The exhibition included 13 small watercolor paintings (all 1993) on duralene, a translucent support similar to vellum. Tull's style
here is reminiscent of illustrations in old, pre-Dr. Seuss children's books. The paintings - drawings, really - are not childlike but
rather like an illustrator's renderings intended to appeal to children or, more plausibly, the nostalgic taste of their parents. Washed
with pale, wholesome color, the figures are outlined, convincingly modeled, and given legible poses. Rosy-cheeked children are paired with
barnyard animals in either a bucolic landscape (with the requisite cottage in the background) or an unpainted white field. In Blacksheep, a
boy wearing only shoes, socks and a straw hat bends over slightly as if to converse with a black sheep. Cowlick pictures a clothed girl seated
stiffly on the ground, as a cow steps between her legs, lowers its head and wags its tongue. (Tull provides little black hatch marks beside
the cow's tongue and ear, and behind the child's head to convey action.) Although most of the paintings are sexually suggestive, they are never
explicit. The lewdness is as discreet as it is free of artifice. In Bumpin' Fuzzies, for instance, a smiling blonde girl-child is mounted by a
comparably sized mouse while her lavender dress conceals the physical conjunction of the two.

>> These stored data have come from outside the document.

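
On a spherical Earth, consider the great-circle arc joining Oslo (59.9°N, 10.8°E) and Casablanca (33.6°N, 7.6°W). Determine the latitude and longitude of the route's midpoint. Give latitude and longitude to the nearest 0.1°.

≈ 47.1°N, 0.7°W

Convert each endpoint to a unit vector on the sphere (x = cos φ cos λ, y = cos φ sin λ, z = sin φ).
The central angle between the endpoints is δ = arccos(p₁·p₂) ≈ 0.505 rad (28.9°).
Interpolate at f = 1/2 with slerp weights a = sin((1−f)δ)/sin δ ≈ 0.516, b = sin(fδ)/sin δ ≈ 0.516.
p = a·p₁ + b·p₂ ≈ (0.681, -0.008, 0.733); φ = arcsin(p_z) ≈ 47.10°, λ = atan2(p_y, p_x) ≈ -0.70°.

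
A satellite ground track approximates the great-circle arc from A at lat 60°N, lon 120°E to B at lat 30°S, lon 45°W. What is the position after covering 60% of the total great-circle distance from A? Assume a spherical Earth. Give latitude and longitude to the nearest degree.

≈ lat 28°N, lon 31°W

Write both endpoints as unit vectors p₁, p₂ with components (cos φ cos λ, cos φ sin λ, sin φ).
The central angle between the endpoints is δ = arccos(p₁·p₂) ≈ 2.589 rad (148.4°).
Interpolate at f = 0.60 with slerp weights a = sin((1−f)δ)/sin δ ≈ 1.639, b = sin(fδ)/sin δ ≈ 1.905.
p = a·p₁ + b·p₂ ≈ (0.757, -0.457, 0.467); φ = arcsin(p_z) ≈ 27.84°, λ = atan2(p_y, p_x) ≈ -31.12°.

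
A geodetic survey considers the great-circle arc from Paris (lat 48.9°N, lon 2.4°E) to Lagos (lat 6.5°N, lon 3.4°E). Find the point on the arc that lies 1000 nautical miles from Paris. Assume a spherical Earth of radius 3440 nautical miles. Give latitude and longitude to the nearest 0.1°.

≈ lat 32.2°N, lon 2.9°E

Write both endpoints as unit vectors p₁, p₂ with components (cos φ cos λ, cos φ sin λ, sin φ).
The central angle between the endpoints is δ = arccos(p₁·p₂) ≈ 0.740 rad (42.4°). The total great-circle distance is δ·R ≈ 0.740 × 3440 ≈ 2546 nmi, so the target fraction is f = 1000/2546 ≈ 0.393.
Interpolate at f ≈ 0.393 with slerp weights a = sin((1−f)δ)/sin δ ≈ 0.644, b = sin(fδ)/sin δ ≈ 0.425.
p = a·p₁ + b·p₂ ≈ (0.845, 0.043, 0.534); φ = arcsin(p_z) ≈ 32.25°, λ = atan2(p_y, p_x) ≈ 2.90°.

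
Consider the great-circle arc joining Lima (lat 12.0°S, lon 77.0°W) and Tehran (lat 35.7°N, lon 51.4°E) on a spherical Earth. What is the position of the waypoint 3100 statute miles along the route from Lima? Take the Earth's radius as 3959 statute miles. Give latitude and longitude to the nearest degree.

≈ lat 15°N, lon 41°W

The haversine formula gives a central angle δ ≈ 2.233 rad (127.9°) between the endpoints. The total great-circle distance is δ·R ≈ 2.233 × 3959 ≈ 8840 mi, so the target fraction is f = 3100/8840 ≈ 0.351.
Interpolate at f ≈ 0.351 with slerp weights a = sin((1−f)δ)/sin δ ≈ 1.259, b = sin(fδ)/sin δ ≈ 0.894.
p = a·p₁ + b·p₂ ≈ (0.730, -0.632, 0.260); φ = arcsin(p_z) ≈ 15.08°, λ = atan2(p_y, p_x) ≈ -40.88°.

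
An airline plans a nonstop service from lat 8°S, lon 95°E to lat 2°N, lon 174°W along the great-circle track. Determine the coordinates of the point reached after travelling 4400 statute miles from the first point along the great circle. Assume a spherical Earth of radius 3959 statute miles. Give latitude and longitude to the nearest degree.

≈ lat 2°S, lon 159°E

Write both endpoints as unit vectors p₁, p₂ with components (cos φ cos λ, cos φ sin λ, sin φ).
The central angle between the endpoints is δ = arccos(p₁·p₂) ≈ 1.593 rad (91.3°). The total great-circle distance is δ·R ≈ 1.593 × 3959 ≈ 6306 mi, so the target fraction is f = 4400/6306 ≈ 0.698.
Interpolate at f ≈ 0.698 with slerp weights a = sin((1−f)δ)/sin δ ≈ 0.463, b = sin(fδ)/sin δ ≈ 0.897.
p = a·p₁ + b·p₂ ≈ (-0.931, 0.363, -0.033); φ = arcsin(p_z) ≈ -1.90°, λ = atan2(p_y, p_x) ≈ 158.68°.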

"Eden" also included Daisychain, which covered a wall and the front of a counter in the gallery. A parade of generic dog silhouettes, each sniffing
the rear end of the one in front, was inlaid in simulated wood paneling. Different shades or grains of paneling distinguished the bodies of the dogs
from the background. The unobtrusive decor environmentally fleshed out the theme of the show, while a sculptural component, the Timelines, relieved the
theme's singular focus. Approximately 30 Timelines, multicolored disks of tightly rolled crepe paper or toilet paper, sprouted like toadstools clustered
in the center of the gallery's pale green painted floor. Because the fragile papers' colors are fugitive, they will soon fade (according to the artist) to
more nearly resemble the tree rings for which they are named. In their pastel glory, however, they are straightforwardly desirable, graspable and celebratory.